No runtime dependency. contextweaver does not import or require the gate, and contextweaver is not a security scanner. The gate is a separate process you run after the agent step. Keep it that way — it is what makes the check deterministic and auditable.

The loop

import subprocess

from contextweaver.context.manager import ContextManager
from contextweaver.types import ContextItem, ItemKind, Phase

mgr = ContextManager()
mgr.ingest_sync(ContextItem(id="u1", kind=ItemKind.user_turn, text="fix the bug"))

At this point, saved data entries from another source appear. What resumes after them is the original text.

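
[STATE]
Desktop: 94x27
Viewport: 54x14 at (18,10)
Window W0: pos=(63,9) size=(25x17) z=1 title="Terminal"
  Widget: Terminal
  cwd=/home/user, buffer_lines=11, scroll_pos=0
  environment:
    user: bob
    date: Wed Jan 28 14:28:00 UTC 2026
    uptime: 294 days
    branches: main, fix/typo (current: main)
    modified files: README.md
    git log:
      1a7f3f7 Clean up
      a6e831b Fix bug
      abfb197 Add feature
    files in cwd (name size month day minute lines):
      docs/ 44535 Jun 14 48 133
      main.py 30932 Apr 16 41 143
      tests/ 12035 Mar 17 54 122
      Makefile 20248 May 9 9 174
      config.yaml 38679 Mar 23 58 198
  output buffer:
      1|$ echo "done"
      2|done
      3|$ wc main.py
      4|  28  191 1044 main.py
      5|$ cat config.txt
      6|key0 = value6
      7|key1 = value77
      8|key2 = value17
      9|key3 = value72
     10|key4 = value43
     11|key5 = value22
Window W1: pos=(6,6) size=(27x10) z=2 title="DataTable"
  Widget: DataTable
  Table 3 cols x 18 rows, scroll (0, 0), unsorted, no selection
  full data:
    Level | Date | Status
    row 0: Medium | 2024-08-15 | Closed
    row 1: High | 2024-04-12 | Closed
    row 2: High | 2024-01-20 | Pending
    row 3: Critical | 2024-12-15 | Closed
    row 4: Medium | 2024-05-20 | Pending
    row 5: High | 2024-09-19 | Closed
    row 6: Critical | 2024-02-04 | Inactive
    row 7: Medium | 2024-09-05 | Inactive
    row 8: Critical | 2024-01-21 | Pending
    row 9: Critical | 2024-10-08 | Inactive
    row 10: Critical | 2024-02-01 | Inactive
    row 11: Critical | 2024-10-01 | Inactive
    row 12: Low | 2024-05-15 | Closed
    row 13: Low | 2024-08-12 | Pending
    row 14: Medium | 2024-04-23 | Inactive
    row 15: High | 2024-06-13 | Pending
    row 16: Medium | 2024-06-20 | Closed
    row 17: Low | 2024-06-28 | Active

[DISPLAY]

────────┼─────┃                              ┃ Termina
24-08-15│Close┃                              ┠────────
24-04-12│Close┃                              ┃$ echo "
24-01-20│Pendi┃                              ┃done    
24-12-15│Close┃                              ┃$ wc mai
━━━━━━━━━━━━━━┛                              ┃  28  19
                                             ┃$ cat co
                                             ┃key0 = v
                                             ┃key1 = v
                                             ┃key2 = v
                                             ┃key3 = v
                                             ┃key4 = v
                                             ┃key5 = v
                                             ┃$ █     


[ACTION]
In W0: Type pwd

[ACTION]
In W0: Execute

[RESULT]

────────┼─────┃                              ┃ Termina
24-08-15│Close┃                              ┠────────
24-04-12│Close┃                              ┃done    
24-01-20│Pendi┃                              ┃$ wc mai
24-12-15│Close┃                              ┃  28  19
━━━━━━━━━━━━━━┛                              ┃$ cat co
                                             ┃key0 = v
                                             ┃key1 = v
                                             ┃key2 = v
                                             ┃key3 = v
                                             ┃key4 = v
                                             ┃key5 = v
                                             ┃$ pwd   
                                             ┃/home/us


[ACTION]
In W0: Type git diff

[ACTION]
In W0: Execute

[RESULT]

────────┼─────┃                              ┃ Termina
24-08-15│Close┃                              ┠────────
24-04-12│Close┃                              ┃key3 = v
24-01-20│Pendi┃                              ┃key4 = v
24-12-15│Close┃                              ┃key5 = v
━━━━━━━━━━━━━━┛                              ┃$ pwd   
                                             ┃/home/us
                                             ┃$ git di
                                             ┃diff --g
                                             ┃--- a/ma
                                             ┃+++ b/ma
                                             ┃@@ -1,3 
                                             ┃+# updat
                                             ┃ import 


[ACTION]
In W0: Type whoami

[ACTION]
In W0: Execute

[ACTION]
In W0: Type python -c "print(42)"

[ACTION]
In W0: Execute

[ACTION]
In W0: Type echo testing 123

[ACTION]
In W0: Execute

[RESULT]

────────┼─────┃                              ┃ Termina
24-08-15│Close┃                              ┠────────
24-04-12│Close┃                              ┃diff --g
24-01-20│Pendi┃                              ┃--- a/ma
24-12-15│Close┃                              ┃+++ b/ma
━━━━━━━━━━━━━━┛                              ┃@@ -1,3 
                                             ┃+# updat
                                             ┃ import 
                                             ┃$ whoami
                                             ┃bob     
                                             ┃$ python
                                             ┃42      
                                             ┃$ echo t
                                             ┃testing 


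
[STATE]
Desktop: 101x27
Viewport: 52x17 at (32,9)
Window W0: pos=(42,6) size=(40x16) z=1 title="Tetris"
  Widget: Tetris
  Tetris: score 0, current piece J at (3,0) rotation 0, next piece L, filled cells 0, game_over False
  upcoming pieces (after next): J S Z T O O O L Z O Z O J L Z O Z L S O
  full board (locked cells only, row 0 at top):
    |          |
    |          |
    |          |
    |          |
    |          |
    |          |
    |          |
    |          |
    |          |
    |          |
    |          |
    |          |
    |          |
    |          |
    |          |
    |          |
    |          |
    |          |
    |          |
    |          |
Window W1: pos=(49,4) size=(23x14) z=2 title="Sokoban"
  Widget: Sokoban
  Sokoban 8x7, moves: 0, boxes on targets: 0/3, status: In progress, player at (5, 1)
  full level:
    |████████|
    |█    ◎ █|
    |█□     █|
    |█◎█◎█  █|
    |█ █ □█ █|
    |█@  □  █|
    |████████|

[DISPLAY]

          ┃      ┃█□     █             ┃         ┃  
          ┃      ┃█◎█◎█  █             ┃         ┃  
          ┃      ┃█ █ □█ █             ┃         ┃  
          ┃      ┃█@  □  █             ┃         ┃  
          ┃      ┃████████             ┃         ┃  
          ┃      ┃Moves: 0  0/3        ┃         ┃  
          ┃      ┃                     ┃         ┃  
          ┃      ┃                     ┃         ┃  
          ┃      ┗━━━━━━━━━━━━━━━━━━━━━┛         ┃  
          ┃          │                           ┃  
          ┃          │                           ┃  
          ┃          │                           ┃  
          ┗━━━━━━━━━━━━━━━━━━━━━━━━━━━━━━━━━━━━━━┛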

# 1. Compile the answer-phase prompt and let the agent produce a diff.
pack = mgr.build_sync(phase=Phase.answer, query="fix the bug")
# diff = your_llm(pack.prompt)  -> apply the edit to the working tree

# 2. Run the gate as a plain subprocess, OUTSIDE the LLM context path.
result = subprocess.run(
    ["vibeguard", "gate", "--diff", "origin/main...HEAD", "--fail-on", "high"],
    capture_output=True,
    text=True,
)
gate_passed = result.returncode == 0

# 3. Record the gate verdict back into the event log as a tool_result, so a
#    later interpret/answer turn can reason about *why* a change was blocked.
mgr.ingest_tool_result_sync(
    tool_call_id="gate-001",
    raw_output=result.stdout,
    tool_name="vibeguard_gate",
)

Whether the gate output is firewalled depends on its size. ingest_tool_result_sync only intercepts output longer than firewall_threshold (default 2000 characters): above that threshold a compact summary enters the prompt and the full report is stored out-of-band under mgr.artifact_store, so the model only sees the raw scanner output if it drills into the artifact. Shorter output is kept inline as the item's text and stays eligible for the prompt — pass a lower firewall_threshold to ingest_tool_result_sync if you want gate output always summarised.

As a CI step

The same gate belongs in CI, where it is the merge-blocking check rather than an in-loop signal:

# .github/workflows/safety-gate.yml (sketch)
- name: Safety gate on the proposed diff
  run: vibeguard gate --diff origin/main...HEAD --fail-on high

This keeps the boundary clean: contextweaver shapes what the agent reads, the agent writes, and a deterministic gate — local or in CI — has the final say on what merges.